I know that undoubting Christians will say that Jesus had his reasons for who he communicated with, but if that is so, I still have to wonder, why Saul? Please bear with me as I work through this. If Jesus is all-knowing, he’d know that Saul of Tarsus would later plant a form of Christianity in Europe that didn’t emphasize Jesus’s teachings from the Gospels. Paul almost never mentioned the human Jesus or anything about his teachings in his epistles. So, why would the Jesus of the biblical Gospels want him to spread a different version of the religion to the gentiles in Europe?

The timeframe of scripture

Paul was definitely well aware of the mystical Christ that he said appeared and spoke to him. The same with the author of Acts, who told the story. And, if Paul later interacted with the original disciples of Jesus, as the New Testament said he did, he was also aware of the human Jesus they knew. Paul did not know of the Gospel Jesus because the Gospels hadn’t been written yet.
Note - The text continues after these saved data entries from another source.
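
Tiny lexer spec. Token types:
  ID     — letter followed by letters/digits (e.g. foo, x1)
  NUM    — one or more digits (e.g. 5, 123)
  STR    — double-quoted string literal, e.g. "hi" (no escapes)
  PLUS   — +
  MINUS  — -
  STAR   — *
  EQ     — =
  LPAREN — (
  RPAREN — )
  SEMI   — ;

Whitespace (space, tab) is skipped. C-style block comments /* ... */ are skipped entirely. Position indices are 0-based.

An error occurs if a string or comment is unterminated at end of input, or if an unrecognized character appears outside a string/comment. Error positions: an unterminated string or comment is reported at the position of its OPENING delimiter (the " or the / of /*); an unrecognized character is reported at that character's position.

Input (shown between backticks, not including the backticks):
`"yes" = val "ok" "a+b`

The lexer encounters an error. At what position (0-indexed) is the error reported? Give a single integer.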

The Gospel-writers most likely didn’t write them until after Paul died. Does that mean that there were at least three different forms of Christology in the first century—the first-hand accounts of the disciples in the AD 30s, Paul’s mystical Jesus Christ of the 50s and 60s epistles, and the Jesus of the Gospels, written around 70-100?

The sequencing of books

The bishops who sequenced the books of the New Testament arranged it so the Gospels came  first.  Then came Acts and then Paul’s epistles. That’s the chronology that becomes ingrained in us during our Christian indoctrination. But, it gives the wrong idea. Paul wrote his epistles well before others wrote the biblical Gospels. Therefore, his epistles may give a better indication of the true Jesus than the Gospels. Or, if Paul’s epistles were way off base in their portrayal of Jesus, maybe later Christians wrote the Gospels to correct Paul and teach the Jesus of earlier oral history. Those who initiated that oral history were the ones Paul seemed to pride himself in not talking to. It’s all very confusing, and led to multiple ways of viewing Jesus Christ.
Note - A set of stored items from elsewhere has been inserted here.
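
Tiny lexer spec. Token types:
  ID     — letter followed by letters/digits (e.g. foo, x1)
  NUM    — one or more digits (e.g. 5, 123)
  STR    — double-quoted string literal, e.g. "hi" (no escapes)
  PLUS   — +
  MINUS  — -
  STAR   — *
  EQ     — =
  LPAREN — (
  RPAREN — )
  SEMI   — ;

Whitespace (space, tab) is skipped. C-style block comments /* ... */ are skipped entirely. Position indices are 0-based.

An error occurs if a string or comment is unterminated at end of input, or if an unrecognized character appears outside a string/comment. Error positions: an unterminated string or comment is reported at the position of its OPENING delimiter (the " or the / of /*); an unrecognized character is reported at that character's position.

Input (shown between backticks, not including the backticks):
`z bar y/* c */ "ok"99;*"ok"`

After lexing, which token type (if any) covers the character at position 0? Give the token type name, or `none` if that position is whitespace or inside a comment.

pos=0: emit ID 'z' (now at pos=1)
pos=2: emit ID 'bar' (now at pos=5)
pos=6: emit ID 'y' (now at pos=7)
pos=7: enter COMMENT mode (saw '/*')
exit COMMENT mode (now at pos=14)
pos=15: enter STRING mode
pos=15: emit STR "ok" (now at pos=19)
pos=19: emit NUM '99' (now at pos=21)
pos=21: emit SEMI ';'
pos=22: emit STAR '*'
pos=23: enter STRING mode
pos=23: emit STR "ok" (now at pos=27)
DONE. 8 tokens: [ID, ID, ID, STR, NUM, SEMI, STAR, STR]
Position 0: char is 'z' -> ID

Answer: ID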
If Paul of Tarsus invented his conversion story, he also may have been spreading a version of Christianity that he invented. No one may ever know. There are so many ways that Saul’s conversion story could have come down to us—legend, lies, copying errors, intentional editing, rumor, brain trauma from falling off a horse, hallucination, or even truth. In studying history, you just have to go with the best probabilities.

Wrestling with uncertainty

I’ll just have accept the uncertainty I find in so much of the Bible. It’s always intriguing, but seemingly never conclusive. You either buy it or you don’t, and I don’t think God judges anyone for using their brains to think through what confuses them. I think he would be disappointed if they didn’t.